Problem der Gleichbehandlung

In Betrieben werden Arbeitnehmer bisweilen bei gleicher Arbeit gleichwohl unterschiedlich bezahlt. Dies führt zu entsprechendem Unmut, die benachteiligten Arbeitnehmer berufen sich oft auf Gleichbehandlung. Dabei
wird aber übersehen, daß nicht jeder Fall stets gleich zu behandeln ist.


Der Fall:

    Die Heilige Elisabeth betreibt seit geraumer Zeit zum Mißfallen ihrer Verwandtschaft ein Hospiz mit Altenpflegeheim am Fuß der Wartburg in Eisenach. Da es sehr schwer war, gelernte
    Altenpflegekräfte zu bekommen, zahlte Elisabeth neben dem Tariflohn noch eine Zulage von 100 Euro monatlich, allerdings nur für die gelernten Kräfte, nicht für die Altenpflegehilfskräfte. Seit dem Jahr 2000
    verbesserte sich aufgrund der hohen Arbeitslosigkeit in Thüringen und den anderen Grafschaften und Herzogtümern die Arbeitsmarktsituation bei Altenpflegekräften deutlich. Aufgrund vieler Umschüler war ein
    Überangebot vorhanden.

    Die Heilige Elisabeth beschloß deshalb, ihre Zulage von 100 Euro pro Monat ab dem 30.7.2001 jedenfalls für neu einzustellende Kräfte zu streichen.

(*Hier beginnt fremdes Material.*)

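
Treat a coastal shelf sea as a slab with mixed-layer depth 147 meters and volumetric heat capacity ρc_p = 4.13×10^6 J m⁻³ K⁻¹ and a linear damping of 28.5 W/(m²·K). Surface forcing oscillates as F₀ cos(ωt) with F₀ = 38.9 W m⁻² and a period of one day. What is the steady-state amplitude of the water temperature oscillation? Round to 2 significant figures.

Areal heat capacity C = ρc_p × D = 4.13×10^6 × 147 = 6.07×10^8 J m⁻² K⁻¹.
Angular frequency ω = 2π / T = 2π / 86400 s = 7.27×10^-5 s⁻¹.
√((Cω)² + λ²) = √((44200)² + 28.5²) = 44200 W/(m²·K).
Amplitude A = F₀ / √((Cω)²+λ²) = 38.9 / 44200 = 8.81×10^-4 K.

8.8×10^-4 K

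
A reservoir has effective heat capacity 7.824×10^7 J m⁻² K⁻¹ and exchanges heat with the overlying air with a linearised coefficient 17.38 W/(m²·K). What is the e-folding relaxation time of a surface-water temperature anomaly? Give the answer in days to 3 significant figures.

52.1 days

Areal heat capacity C = 7.824×10^7 J m⁻² K⁻¹ (given).
Relaxation time τ = C / λ = 7.82×10^7 / 17.38 = 4.50×10^6 s.
In days: 4.50×10^6 s / (86400 s/day) = 52.1 days.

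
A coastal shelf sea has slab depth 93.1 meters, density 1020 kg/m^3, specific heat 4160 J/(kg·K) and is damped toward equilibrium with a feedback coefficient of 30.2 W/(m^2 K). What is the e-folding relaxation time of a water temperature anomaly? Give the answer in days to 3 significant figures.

151 days

Areal heat capacity C = ρ c_p D = 1020 × 4160 × 93.1 = 3.95×10^8 J/(m²·K).
Relaxation time τ = C / λ = 3.95×10^8 / 30.2 = 1.31×10^7 s.
In days: 1.31×10^7 s / (86400 s/day) = 151 days.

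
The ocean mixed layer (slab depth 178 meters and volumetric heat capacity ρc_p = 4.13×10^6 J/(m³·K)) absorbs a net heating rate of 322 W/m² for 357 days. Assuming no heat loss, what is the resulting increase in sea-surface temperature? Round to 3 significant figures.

Areal heat capacity C = ρc_p × D = 4.13×10^6 × 178 = 7.35×10^8 J m⁻² K⁻¹.
Net heat input Q = F Δt = 322 × (357 days × 86400 s/day) = 9.93×10^9 J/m².
ΔT = Q / C = 9.93×10^9 / 7.35×10^8 = 13.5 K.

13.5 K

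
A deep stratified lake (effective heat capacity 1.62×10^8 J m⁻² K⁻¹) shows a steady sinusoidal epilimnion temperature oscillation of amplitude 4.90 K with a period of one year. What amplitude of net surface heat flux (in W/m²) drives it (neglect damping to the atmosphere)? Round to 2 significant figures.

Areal heat capacity C = 1.62×10^8 J m⁻² K⁻¹ (given).
ω = 2π / 3.15×10^7 s = 1.99×10^-7 s⁻¹.
Cω = 1.62×10^8 × 1.99×10^-7 = 32.3 W/(m²·K).
F₀ = A × Cω = 4.90 × 32.3 = 158 W/m².

160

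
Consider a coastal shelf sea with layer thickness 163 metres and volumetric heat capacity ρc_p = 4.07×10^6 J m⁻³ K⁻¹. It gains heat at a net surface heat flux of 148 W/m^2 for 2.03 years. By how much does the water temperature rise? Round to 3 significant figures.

Areal heat capacity C = ρc_p × D = 4.07×10^6 × 163 = 6.63×10^8 J m⁻² K⁻¹.
Net heat input Q = F Δt = 148 × (2.03 years × 3.156×10^7 s/year) = 9.48×10^9 J/m².
ΔT = Q / C = 9.48×10^9 / 6.63×10^8 = 14.3 K.

14.3 K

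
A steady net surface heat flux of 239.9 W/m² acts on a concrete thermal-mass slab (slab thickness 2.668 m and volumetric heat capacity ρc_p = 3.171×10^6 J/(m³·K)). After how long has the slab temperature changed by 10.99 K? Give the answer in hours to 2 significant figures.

Areal heat capacity C = ρc_p × D = 3.171×10^6 × 2.668 = 8.46×10^6 J/(m²·K).
Time required: Δt = C ΔT / F = 8.46×10^6 × 10.99 / 239.9 = 3.88×10^5 s.
In hours: 3.88×10^5 s / (3600 s/hour) = 108 hours.

110 hours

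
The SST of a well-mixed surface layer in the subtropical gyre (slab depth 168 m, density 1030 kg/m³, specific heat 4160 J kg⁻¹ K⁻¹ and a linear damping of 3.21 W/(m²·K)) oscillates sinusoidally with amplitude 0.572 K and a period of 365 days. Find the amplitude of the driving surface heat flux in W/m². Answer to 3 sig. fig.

82.1

Areal heat capacity C = ρ c_p D = 1030 × 4160 × 168 = 7.20×10^8 J/(m^2 K).
ω = 2π / 3.15×10^7 s = 1.99×10^-7 s⁻¹.
√((Cω)² + λ²) = √((143)² + 3.21²) = 143 W/(m²·K).
F₀ = A × √((Cω)²+λ²) = 0.572 × 143 = 82.1 W/m².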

    Der wegen Lohnwuchers gegenüber dem
    Kathedralenmaler Bantzer aus den Diensten des Deutschen Ordens entlassene Landkomptur Wittiko hatte ebenfalls auf Altenpflege umgeschult. Auf seine Bewerbung hin stellte ihn Elisabeth von Thüringen in ihrem
    Hospiz in Eisenach am 1.10.2001 ein, allerdings ohne Zulage. Das gefiel Wittiko nicht.

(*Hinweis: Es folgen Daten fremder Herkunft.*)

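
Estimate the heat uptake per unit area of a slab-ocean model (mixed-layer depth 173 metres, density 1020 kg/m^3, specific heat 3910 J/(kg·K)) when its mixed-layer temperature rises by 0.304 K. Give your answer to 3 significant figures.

Areal heat capacity C = ρ c_p D = 1020 × 3910 × 173 = 6.90×10^8 J m⁻² K⁻¹.
ΔQ = C ΔT = 6.90×10^8 × 0.304 = 2.10×10^8 J/m².

2.10×10^8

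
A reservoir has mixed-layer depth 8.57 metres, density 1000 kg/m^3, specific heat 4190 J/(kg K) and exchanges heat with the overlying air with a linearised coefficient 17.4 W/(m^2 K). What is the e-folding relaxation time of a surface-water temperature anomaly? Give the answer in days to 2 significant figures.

24 days

Areal heat capacity C = ρ c_p D = 1000 × 4190 × 8.57 = 3.59×10^7 J/(m²·K).
Relaxation time τ = C / λ = 3.59×10^7 / 17.4 = 2.06×10^6 s.
In days: 2.06×10^6 s / (86400 s/day) = 23.9 days.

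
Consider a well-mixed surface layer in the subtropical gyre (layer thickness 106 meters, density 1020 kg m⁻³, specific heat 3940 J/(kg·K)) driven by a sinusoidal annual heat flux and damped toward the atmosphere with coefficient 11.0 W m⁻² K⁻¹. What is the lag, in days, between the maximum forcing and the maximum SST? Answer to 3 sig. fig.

83.8 days

Areal heat capacity C = ρ c_p D = 1020 × 3940 × 106 = 4.26×10^8 J/(m²·K).
ω = 2π / 3.15×10^7 s = 1.99×10^-7 s⁻¹.
Phase lag φ = arctan(Cω/λ) = arctan(84.9/11.0) = 1.44 rad.
Time lag = φ / ω = 1.44 / 1.99×10^-7 = 7.24×10^6 s = 83.8 days.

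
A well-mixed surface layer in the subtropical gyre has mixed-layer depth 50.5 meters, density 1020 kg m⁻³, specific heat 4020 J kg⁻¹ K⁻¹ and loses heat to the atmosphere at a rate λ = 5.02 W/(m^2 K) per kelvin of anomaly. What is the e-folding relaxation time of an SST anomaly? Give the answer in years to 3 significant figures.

1.31 years

Areal heat capacity C = ρ c_p D = 1020 × 4020 × 50.5 = 2.07×10^8 J/(m^2 K).
Relaxation time τ = C / λ = 2.07×10^8 / 5.02 = 4.12×10^7 s.
In years: 4.12×10^7 s / (3.156×10^7 s/year) = 1.31 years.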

    Als Elisabeth trotz seiner Vorstellungen die Zulage nicht zahlen wollte, wandte sich Altenpfleger Wittiko an das
    Arbeitsgericht des noch amtierenden Großinquisitors Konrad von Marburg mit einer entsprechenden Zahlungsklage. Er berief sich auf Gleichbehandlung. Wer hat recht?


Die Lösung:


1. Gleichbehandlung

    Die Arbeitgeberin Elisabeth berief sich vor dem Arbeitsgericht des Großinquisitors auf die Vertragsfreiheit nach dem Bürgerlichen Gesetzbuch. Sie übersah dabei allerdings, daß diese
    Vertragsfreiheit durch verschiedene Gesetze und Verfassungsgrundsätze eingeschränkt ist. Eine erhebliche Einschränkung des Grundsatzes der Vertragsfreiheit erfolgt durch den arbeitsrechtlichen
    Gleichbehandlungsgrundsatz, der letztendlich aus Art. 3 Grundgesetz abgeleitet ist.

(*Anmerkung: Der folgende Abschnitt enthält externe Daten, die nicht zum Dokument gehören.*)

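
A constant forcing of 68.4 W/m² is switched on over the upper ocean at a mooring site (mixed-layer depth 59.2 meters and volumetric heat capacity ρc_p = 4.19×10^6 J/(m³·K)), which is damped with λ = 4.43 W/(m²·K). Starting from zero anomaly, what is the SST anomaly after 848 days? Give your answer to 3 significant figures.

11.3 K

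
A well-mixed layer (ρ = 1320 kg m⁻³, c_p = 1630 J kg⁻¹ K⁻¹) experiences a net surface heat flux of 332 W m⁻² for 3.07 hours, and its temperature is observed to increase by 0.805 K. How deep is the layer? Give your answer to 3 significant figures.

2.12 m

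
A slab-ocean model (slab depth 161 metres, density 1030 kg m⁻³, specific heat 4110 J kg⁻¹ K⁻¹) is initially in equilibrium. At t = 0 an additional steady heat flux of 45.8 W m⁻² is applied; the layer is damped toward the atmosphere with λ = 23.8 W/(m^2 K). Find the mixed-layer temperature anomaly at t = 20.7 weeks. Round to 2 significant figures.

0.68 K

Areal heat capacity C = ρ c_p D = 1030 × 4110 × 161 = 6.82×10^8 J/(m²·K).
τ = C / λ = 6.82×10^8 / 23.8 = 2.86×10^7 s.
Equilibrium anomaly ΔT_eq = F / λ = 45.8 / 23.8 = 1.92 K.
t = 20.7 weeks = 1.25×10^7 s, so t/τ = 0.437.
ΔT(t) = ΔT_eq (1 − e^(−t/τ)) = 1.92 × (1 − e^−0.437) = 0.681 K.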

    Danach gilt: Gleicher Lohn bei gleicher Arbeit. Allerdings können nur vergleichbare Fälle gleichbehandelt werden. Hier ist
    zu prüfen, ob Altenpfleger Wittiko mit den Altenpflegern zu vergleichen ist, die vor dem 30.7.2001 im Hospital der Heiligen Elisabeth eingestellt wurden.


2. Geschlechterdiskriminierung

    Im Rahmen der Gleichbehandlung muß sowohl nach deutschen Recht wie auch nach europäischem Recht (Art. 119 EWG-Vertrag) beachtet werden, daß insbesondere eine Diskriminierung und
    Schlechterbehandlung wegen des Geschlechtes generell untersagt ist.

    Landkomptur Wittiko beruft sich nämlich darauf, daß im Hospital der Elisabeth ganz überwiegend als Pflegekräfte Frauen beschäftigt sind, die
    alle die Zulage von 100 Euro erhalten, soweit sie eine Ausbildung absolviert haben. Hier sieht Wittiko eine Benachteiligung des Mannes.

    Nach der Rechtsprechung des BAG und des Europäischen Gerichtshofs muß
    immer dann die Frage der Geschlechterdiskriminierung verstärkt geprüft werden, wenn in einem Betrieb eine bestimmte Geschlechtergruppe bei gleicher Arbeit eine höhere Vergütung erhält, als die andere
    Geschlechtergruppe.


    Sofern Arbeitnehmer alleine wegen des Geschlechtes schlechter bezahlt werden, spricht man von einer direkten Diskriminierung. Sofern für die Benachteiligung von Arbeitnehmern
    allgemeine Kriterien angeführt werden, kann es sich um eine sogenannte “mittelbare Diskriminierung” handeln.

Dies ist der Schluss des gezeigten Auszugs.